The "very complacent" market is discounting three critical trends that could ultimately lead to a correction, Marc Faber, editor of The Gloom, Boom & Doom Report, told CNBC on Thursday.
The man also known as "Dr. Doom" said on "Fast Money Halftime Report" that foreign currencies, the U.S. economy and the Trump administration could all contribute to a significant dip.
Faber said the stability of the U.S. economy relative to foreign nations' economies has attracted capital to the United States, boosting the dollar and stock prices. But the trend could reverse, he said.
"I believe the time will come when the weakness of the euro becomes uncomfortable for the Europeans, specifically the Germans, and then there will be a reverse," Faber said. "And the dollar will go down, and the money that flowed into U.S. assets will flow out of U.S. assets, and so the market is more likely to go down."
And, while the U.S. economy looks strong relative to other countries', Faber contended that it is still quite weak based on indicators like tax receipts, car sales and personal consumption levels.

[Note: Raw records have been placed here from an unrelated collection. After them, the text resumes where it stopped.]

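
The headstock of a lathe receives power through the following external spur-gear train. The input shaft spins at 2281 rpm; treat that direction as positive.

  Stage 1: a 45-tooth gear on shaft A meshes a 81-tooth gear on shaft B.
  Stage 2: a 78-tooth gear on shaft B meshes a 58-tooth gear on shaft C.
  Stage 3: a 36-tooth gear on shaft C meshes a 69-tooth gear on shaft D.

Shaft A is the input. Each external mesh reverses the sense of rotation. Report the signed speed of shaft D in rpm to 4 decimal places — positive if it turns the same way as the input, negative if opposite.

-889.1454 rpm (opposite to input, |ω| = 889.1454 rpm)

Stage 1 [45T→81T]: ω = 2281.0000×45/81 = 1267.2222 rpm, dir flips to −; running = −1267.2222
Stage 2 [78T→58T]: ω = 1267.2222×78/58 = 1704.1954 rpm, dir flips to +; running = +1704.1954
Stage 3 [36T→69T]: ω = 1704.1954×36/69 = 889.1454 rpm, dir flips to −; running = −889.1454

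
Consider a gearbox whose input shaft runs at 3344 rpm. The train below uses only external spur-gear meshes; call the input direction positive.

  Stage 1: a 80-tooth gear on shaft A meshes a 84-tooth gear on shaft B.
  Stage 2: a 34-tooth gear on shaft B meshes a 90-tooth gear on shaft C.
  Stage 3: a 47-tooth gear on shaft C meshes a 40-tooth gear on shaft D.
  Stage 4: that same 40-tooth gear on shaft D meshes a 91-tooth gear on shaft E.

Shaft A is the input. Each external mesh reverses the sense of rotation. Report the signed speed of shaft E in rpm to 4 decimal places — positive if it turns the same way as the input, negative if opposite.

+621.3980 rpm (same as input, |ω| = 621.3980 rpm)

Stage 1 [80T→84T]: ω = 3344.0000×80/84 = 3184.7619 rpm, dir flips to −; running = −3184.7619
Stage 2 [34T→90T]: ω = 3184.7619×34/90 = 1203.1323 rpm, dir flips to +; running = +1203.1323
Stage 3 [47T→40T]: ω = 1203.1323×47/40 = 1413.6804 rpm, dir flips to −; running = −1413.6804
Stage 4 [40T→91T]: ω = 1413.6804×40/91 = 621.3980 rpm, dir flips to +; running = +621.3980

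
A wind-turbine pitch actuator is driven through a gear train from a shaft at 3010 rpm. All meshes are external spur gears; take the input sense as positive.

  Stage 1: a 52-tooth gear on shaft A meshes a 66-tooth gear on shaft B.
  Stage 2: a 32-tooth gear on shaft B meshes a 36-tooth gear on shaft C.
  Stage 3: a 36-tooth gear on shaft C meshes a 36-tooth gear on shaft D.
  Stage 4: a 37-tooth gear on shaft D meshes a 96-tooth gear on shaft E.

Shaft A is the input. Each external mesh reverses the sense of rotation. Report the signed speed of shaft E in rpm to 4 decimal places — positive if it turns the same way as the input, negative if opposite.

Stage 1 [52T→66T]: ω = 3010.0000×52/66 = 2371.5152 rpm, dir flips to −; running = −2371.5152
Stage 2 [32T→36T]: ω = 2371.5152×32/36 = 2108.0135 rpm, dir flips to +; running = +2108.0135
Stage 3 [36T→36T]: ω = 2108.0135×36/36 = 2108.0135 rpm, dir flips to −; running = −2108.0135
Stage 4 [37T→96T]: ω = 2108.0135×37/96 = 812.4635 rpm, dir flips to +; running = +812.4635

+812.4635 rpm (same as input, |ω| = 812.4635 rpm)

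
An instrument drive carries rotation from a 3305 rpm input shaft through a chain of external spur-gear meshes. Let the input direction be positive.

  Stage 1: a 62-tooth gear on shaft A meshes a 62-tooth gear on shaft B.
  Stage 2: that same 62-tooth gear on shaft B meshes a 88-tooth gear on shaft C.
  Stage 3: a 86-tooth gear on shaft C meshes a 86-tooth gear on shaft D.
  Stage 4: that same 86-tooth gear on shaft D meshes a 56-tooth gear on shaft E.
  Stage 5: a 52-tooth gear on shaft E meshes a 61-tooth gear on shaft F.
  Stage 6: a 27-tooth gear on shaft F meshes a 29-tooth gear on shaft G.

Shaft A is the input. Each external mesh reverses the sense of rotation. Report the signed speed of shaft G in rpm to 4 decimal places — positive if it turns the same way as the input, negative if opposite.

Stage 1 [62T→62T]: ω = 3305.0000×62/62 = 3305.0000 rpm, dir flips to −; running = −3305.0000
Stage 2 [62T→88T]: ω = 3305.0000×62/88 = 2328.5227 rpm, dir flips to +; running = +2328.5227
Stage 3 [86T→86T]: ω = 2328.5227×86/86 = 2328.5227 rpm, dir flips to −; running = −2328.5227
Stage 4 [86T→56T]: ω = 2328.5227×86/56 = 3575.9456 rpm, dir flips to +; running = +3575.9456
Stage 5 [52T→61T]: ω = 3575.9456×52/61 = 3048.3471 rpm, dir flips to −; running = −3048.3471
Stage 6 [27T→29T]: ω = 3048.3471×27/29 = 2838.1162 rpm, dir flips to +; running = +2838.1162

+2838.1162 rpm (same as input, |ω| = 2838.1162 rpm)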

"I believe also the policies of Mr. Trump will actually not reduce the government," Faber continued, suggesting that the commissions President Donald Trump sets up to restructure government agencies will actually go against traditional Republican ideals.
"Plus, fiscal spending means essentially an expansion of the government, so that is not pro-growth in my book," Faber added.
And, while Dr. Doom did not shed light on the timing or financial impact of a potential correction, he said that he will share in the effects.
"We have roughly inflated asset markets. I also own shares, I also own bonds, and I also own precious metals. I also own real estate. So if asset prices go down, I suffer like you and everybody else," he said. "But at least I know that it can happen."